A girlfriend in the trunk of a taxi on Gran Colombia Thursday afternoon.

The officer, shaking his head again, said he would call in the report, adding that, “The police can’t be everywhere at once.”

Earlier, members of a political party smashed models of the spiked Covid-19 molecule at San Francisco Plaza and a man with a bullhorn predicted a new, happier 2021 without the virus if only his man wins in the February national election.

An onlooker rolled his eyes and said to the woman next to him, “They’re dreaming if they think this is over. We’ve got a long way to go. Maybe 2022.”
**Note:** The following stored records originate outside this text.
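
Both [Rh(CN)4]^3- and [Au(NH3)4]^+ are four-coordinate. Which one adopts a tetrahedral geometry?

For [Rh(CN)4]^3-: Ligand charges: each cyanide is −1. With an overall charge of −3 the rhodium centre must be in the +1 oxidation state. Rh sits in group 9, so the d-electron count is 9 − 1 = 8. A 4d d⁸ ion has a large crystal-field splitting; square planar leaves the high-energy d_{x²−y²} orbital empty and maximises CFSE. → square planar.
For [Au(NH3)4]^+: Ligand charges: ammonia is neutral. With an overall charge of +1 the gold centre must be in the +1 oxidation state. Gold is a group-11 element; Au(I) is therefore d¹⁰. A d¹⁰ ion has no crystal-field stabilisation preference between square planar and tetrahedral, so four ligands adopt the sterically favoured tetrahedral geometry. → tetrahedral.

[Au(NH3)4]^+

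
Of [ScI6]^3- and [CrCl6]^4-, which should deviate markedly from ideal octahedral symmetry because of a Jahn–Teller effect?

[ScI6]^3-: Each iodide is −1; balancing the −3 overall charge requires Sc(III). Group 3 minus oxidation state 3 gives a d⁰ configuration. The d⁰ configuration leaves the e_g set evenly filled (or empty) — no strong Jahn–Teller driving force.
[CrCl6]^4-: Ligand charges: each chloride is −1. With an overall charge of −4 the chromium centre must be in the +2 oxidation state. Chromium is a group-6 element; Cr(II) is therefore d⁴. Chloride is a weak-field ligand for a first-row metal, so the complex is high-spin. The t₂g³e_g¹ (high-spin) configuration has an unevenly filled e_g set; the Jahn–Teller theorem predicts a tetragonal distortion (typically axial elongation) to lift the degeneracy.

[CrCl6]^4-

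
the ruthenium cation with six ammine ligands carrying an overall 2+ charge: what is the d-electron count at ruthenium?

Ligand charges: ammonia is neutral. With an overall charge of +2 the ruthenium centre must be in the +2 oxidation state.
Ruthenium is a group-8 element; Ru(II) is therefore d⁶.

d6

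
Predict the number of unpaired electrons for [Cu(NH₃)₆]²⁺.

Ligand charges: ammonia is neutral. With an overall charge of +2 the copper centre must be in the +2 oxidation state.
Group 11 minus oxidation state 2 gives a d⁹ configuration.
In an octahedral field the d⁹ configuration is t₂g⁶e_g³ (only one arrangement possible), giving 1 unpaired electron.

1 unpaired electron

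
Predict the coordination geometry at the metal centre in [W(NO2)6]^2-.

octahedral

Ligand charges: each nitro (N-bound nitrite) is −1. With an overall charge of −2 the tungsten centre must be in the +4 oxidation state.
W sits in group 6, so the d-electron count is 6 − 4 = 2.
With 6 monodentate ligands the coordination number is 6.
Six donors around a single metal centre give an octahedral coordination sphere.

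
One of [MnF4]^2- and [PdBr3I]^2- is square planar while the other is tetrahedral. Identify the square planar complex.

For [MnF4]^2-: Each fluoride is −1; balancing the −2 overall charge requires Mn(II). Group 7 minus oxidation state 2 gives a d⁵ configuration. A high-spin d⁵ ion has zero CFSE in either geometry, so four ligands adopt the sterically favoured tetrahedral geometry. → tetrahedral.
For [PdBr3I]^2-: Summing ligand charges against the −2 overall charge gives an oxidation state of +2 for palladium. Group 10 minus oxidation state 2 gives a d⁸ configuration. A 4d d⁸ ion has a large crystal-field splitting; square planar leaves the high-energy d_{x²−y²} orbital empty and maximises CFSE. → square planar.

[PdBr3I]^2-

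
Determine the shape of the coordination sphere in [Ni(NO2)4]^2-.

Each nitro (N-bound nitrite) is −1; balancing the −2 overall charge requires Ni(II).
Ni sits in group 10, so the d-electron count is 10 − 2 = 8.
With 4 monodentate ligands the coordination number is 4.
Nitro (N-bound nitrite) is a strong-field ligand (high in the spectrochemical series).
A 3d d⁸ ion with strong-field ligands gains enough CFSE to favour square planar over tetrahedral.

square planar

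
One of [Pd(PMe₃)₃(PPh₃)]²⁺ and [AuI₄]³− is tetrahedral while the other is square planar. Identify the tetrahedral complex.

For [Pd(PMe₃)₃(PPh₃)]²⁺: Trimethylphosphine is neutral; triphenylphosphine is neutral; balancing the +2 overall charge requires Pd(II). Group 10 minus oxidation state 2 gives a d⁸ configuration. A 4d d⁸ ion has a large crystal-field splitting; square planar leaves the high-energy d_{x²−y²} orbital empty and maximises CFSE. → square planar.
For [AuI₄]³−: Ligand charges: each iodide is −1. With an overall charge of −3 the gold centre must be in the +1 oxidation state. Gold is a group-11 element; Au(I) is therefore d¹⁰. A d¹⁰ ion has no crystal-field stabilisation preference between square planar and tetrahedral, so four ligands adopt the sterically favoured tetrahedral geometry. → tetrahedral.

[AuI₄]³−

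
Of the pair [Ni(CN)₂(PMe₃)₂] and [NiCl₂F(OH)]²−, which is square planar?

For [Ni(CN)₂(PMe₃)₂]: Summing ligand charges against the 0 overall charge gives an oxidation state of +2 for nickel. Nickel is a group-10 element; Ni(II) is therefore d⁸. Cyanide and trimethylphosphine are strong-field ligands (high in the spectrochemical series). A 3d d⁸ ion with strong-field ligands gains enough CFSE to favour square planar over tetrahedral. → square planar.
For [NiCl₂F(OH)]²−: Summing ligand charges against the −2 overall charge gives an oxidation state of +2 for nickel. Group 10 minus oxidation state 2 gives a d⁸ configuration. Chloride, fluoride, and hydroxide are weak-field ligands. With weak-field ligands the CFSE gain from square planar is small, so a 3d d⁸ ion takes the sterically preferred tetrahedral geometry. → tetrahedral.

[Ni(CN)₂(PMe₃)₂]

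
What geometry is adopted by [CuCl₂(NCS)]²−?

trigonal planar

Each chloride is −1; each isothiocyanate is −1; balancing the −2 overall charge requires Cu(I).
Group 11 minus oxidation state 1 gives a d¹⁰ configuration.
With 3 monodentate ligands the coordination number is 3.
Three ligands around a d¹⁰ centre minimise repulsion in a trigonal-planar arrangement.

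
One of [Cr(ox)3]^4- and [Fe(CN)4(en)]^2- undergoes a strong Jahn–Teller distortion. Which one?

[Cr(ox)3]^4-

[Cr(ox)3]^4-: Ligand charges: each oxalate is −2. With an overall charge of −4 the chromium centre must be in the +2 oxidation state. Group 6 minus oxidation state 2 gives a d⁴ configuration. Oxalate is a weak-field ligand for a first-row metal, so the complex is high-spin. The t₂g³e_g¹ (high-spin) configuration has an unevenly filled e_g set; the Jahn–Teller theorem predicts a tetragonal distortion (typically axial elongation) to lift the degeneracy.
[Fe(CN)4(en)]^2-: Each cyanide is −1; ethylenediamine is neutral; balancing the −2 overall charge requires Fe(II). Iron is a group-8 element; Fe(II) is therefore d⁶. Cyanide is a strong-field ligand (high in the spectrochemical series) for a first-row metal, so the complex is low-spin. The d⁶ configuration leaves the e_g set evenly filled (or empty) — no strong Jahn–Teller driving force.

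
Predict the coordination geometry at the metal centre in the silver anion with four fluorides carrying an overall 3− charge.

Ligand charges: each fluoride is −1. With an overall charge of −3 the silver centre must be in the +1 oxidation state.
Silver is a group-11 element; Ag(I) is therefore d¹⁰.
Coordination number: 4.
A d¹⁰ ion has no crystal-field stabilisation preference between square planar and tetrahedral, so four ligands adopt the sterically favoured tetrahedral geometry.

tetrahedral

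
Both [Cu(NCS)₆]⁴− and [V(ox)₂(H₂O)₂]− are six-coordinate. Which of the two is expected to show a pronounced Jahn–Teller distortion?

[Cu(NCS)₆]⁴−: Each isothiocyanate is −1; balancing the −4 overall charge requires Cu(II). Group 11 minus oxidation state 2 gives a d⁹ configuration. The t₂g⁶e_g³ configuration has an unevenly filled e_g set; the Jahn–Teller theorem predicts a tetragonal distortion (typically axial elongation) to lift the degeneracy.
[V(ox)₂(H₂O)₂]−: Ligand charges: each oxalate is −2; water is neutral. With an overall charge of −1 the vanadium centre must be in the +3 oxidation state. V sits in group 5, so the d-electron count is 5 − 3 = 2. The d² configuration leaves the e_g set evenly filled (or empty) — no strong Jahn–Teller driving force.

[Cu(NCS)₆]⁴−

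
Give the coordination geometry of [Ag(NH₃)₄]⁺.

Ammonia is neutral; balancing the +1 overall charge requires Ag(I).
Silver is a group-11 element; Ag(I) is therefore d¹⁰.
With 4 monodentate ligands the coordination number is 4.
A d¹⁰ ion has no crystal-field stabilisation preference between square planar and tetrahedral, so four ligands adopt the sterically favoured tetrahedral geometry.

tetrahedral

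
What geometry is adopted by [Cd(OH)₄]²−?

Each hydroxide is −1; balancing the −2 overall charge requires Cd(II).
Cadmium is a group-12 element; Cd(II) is therefore d¹⁰.
With 4 monodentate ligands the coordination number is 4.
A d¹⁰ ion has no crystal-field stabilisation preference between square planar and tetrahedral, so four ligands adopt the sterically favoured tetrahedral geometry.

tetrahedral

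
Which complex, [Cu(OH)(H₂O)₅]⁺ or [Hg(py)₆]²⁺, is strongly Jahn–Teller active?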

Despite the state of emergency and the the public displeasure of being locked down, the historic district was filled with small parking lot parties Thursday afternoon as friends and colleagues shared drinks and burned dummies. After dark, outlying neighborhoods were alive with music, laughter and smoke from private parties. Police appeared to have little interest in enforcing the 10-person limit.

Even in a pandemic year, Cuenca’s taste for New Year’s satire couldn’t be subdued. The face of woman dummy peered out of the partially open trunk of a taxi on Gran Colombia Thursday morning, a reference to the early December case of a Quito cabbie pulled over by police who had his wife in the front seat and his girlfriend in the trunk.